We're targeting the largest market for software engineers
It's a tool for daily use by experts (not just junior engineers)
It's for software maintainers (not just people starting new projects)
We're starting with a console application, because it's simple and has great distribution
Every developer knows how to install new packages with npm or pip.
Most developers already have the terminal accessible: as a pane in your vscode window, for example.
The timing is right
Claude Sonnet 3.5 passed some bar of coding competence, and the form factor of a fully capable agent that can change any file works now, whereas before you could only reliably edit one function at a time.
There is a moat after all
Handling every tech stack well, knowing when to run their tests and type check, integrating with git, linear, slack, and email, supporting database migrations, etc, etc, etc. You can build hundreds or thousands of special case prompt magic to improve things so that it always just magically works the first time. A startup arriving at this 6 months late wouldn't catch up.
Intro video
Demo video
Why Manicode is the right product
"Wow, manicode is pretty great. I think by the end of the hour I'll have all the schema changes." - Manifold dev while I was writing this Substack piece
Manicode is just an LLM wrapper. But I think this is what works best.
The best code will continue to be generated by the best LLM on the market for the foreseeable future.
You could build a smaller, custom model. But it probably won’t have seen as much code as OpenAI’s or Anthropic’s models. It’s hard to compete with billions of dollars of investment!
Manicode gets user feedback quickly.
LLM’s are not quite good enough to go off on their own and continue to make progress.

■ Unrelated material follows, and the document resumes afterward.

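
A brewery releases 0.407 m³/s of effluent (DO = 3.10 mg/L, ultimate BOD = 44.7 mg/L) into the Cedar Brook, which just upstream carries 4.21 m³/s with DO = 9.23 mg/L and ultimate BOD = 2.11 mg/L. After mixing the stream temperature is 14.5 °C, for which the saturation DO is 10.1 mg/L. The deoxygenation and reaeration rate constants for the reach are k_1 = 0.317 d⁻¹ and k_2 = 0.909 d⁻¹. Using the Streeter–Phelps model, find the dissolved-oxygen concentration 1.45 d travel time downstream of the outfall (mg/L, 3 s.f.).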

They get stuck: sometimes they can’t fix a type error, or a test. They go off in a wrong direction: they pick the wrong design and keep building for that.

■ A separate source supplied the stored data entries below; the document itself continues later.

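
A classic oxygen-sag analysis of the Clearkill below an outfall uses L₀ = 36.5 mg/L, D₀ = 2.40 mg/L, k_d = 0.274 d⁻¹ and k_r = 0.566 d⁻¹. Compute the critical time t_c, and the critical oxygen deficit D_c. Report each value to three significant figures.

t_c ≈ 2.24 d; D_c ≈ 9.58 mg/L

At the critical point dD/dt = 0, so k_d L₀ e^(−k_d t) = k_r D. Substituting D(t) from the Streeter–Phelps equation and solving for t gives
t_c = ln[(k_r/k_d)(1 − D₀(k_r−k_d)/(k_d L₀))] / (k_r−k_d).
Here k_r−k_d = 0.2920 d⁻¹ and 1 − D₀(k_r−k_d)/(k_d L₀) = 1 − 2.40×0.2920/(0.274×36.5) = 0.9299, so
t_c = ln(2.066 × 0.9299) / 0.2920 = 0.6528 / 0.2920 = 2.236 d.
D_c = (k_d/k_r) L₀ e^(−k_d t_c) = (0.274/0.566) × 36.5 × e^(−0.274×2.236) = 0.4841 × 36.5 × 0.5420 = 9.576 mg/L.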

The best experience is thus going to a quicker feedback loop. Where the human can direct the AI every 30 seconds on what to do next, or what it did wrong. This is why Manicode is a synchronous conversation with the AI.
Manicode fills context well
Manicode’s genuine new idea is to write extra context as knowledge.md files and check it into your codebase, side-by-side with the actual code. Knowledge is anything you write that makes the actual agent work!
Other than that, Manicode knows the directory structure and chooses other relevant files to include automatically. This makes a big difference, especially because it can use the knowledge files to help it pick relevant files.
Manicode has full access
It can read and write to your files, as well as run potentially risky commands in your terminal without any confirmation from the user.
That sounds incredibly scary, but is actually much less risky in reality, especially if you have version control.
What command could it run that would mess things up that much? The extra abilities only make it more useful.
This quality of doing something that normal people think "goes too far" or seems unsafe is a correlated with good startup ideas, because it means fewer people are likely to have thought of it. (E.g. For Airbnb: You let random strangers sleep in your house? Or Manifold: You let anyone ask and judge the resolution of their own question?)
The race is on
The most valuable application for LLM’s is right in front of us.
There are probably a hundred-plus startups vying to win with billions in investment. There could hardly be more at stake. The winner could be the next FAANG star, that brings the creative power of LLM’s to the world.
Bet on Manicode.
P.S. Join the Discord!
Nice well-written post :)
I’m surprised nobody has made this before, and am looking forward to trying it!
> Manicode has full access
It can read and write to your files, as well as run potentially risky commands in your terminal without any confirmation from the user.
I expect that if you want Manicode to go mainstream, you’ll get a lot of people who won’t try it because of this. Even if the LLM can’t directly access files outside the project directory and can only run bash commands from a whitelist, it can still write and run arbitrary code. So I’d bet that you’ll eventually end up building a docker container or similar sandbox into Manicode.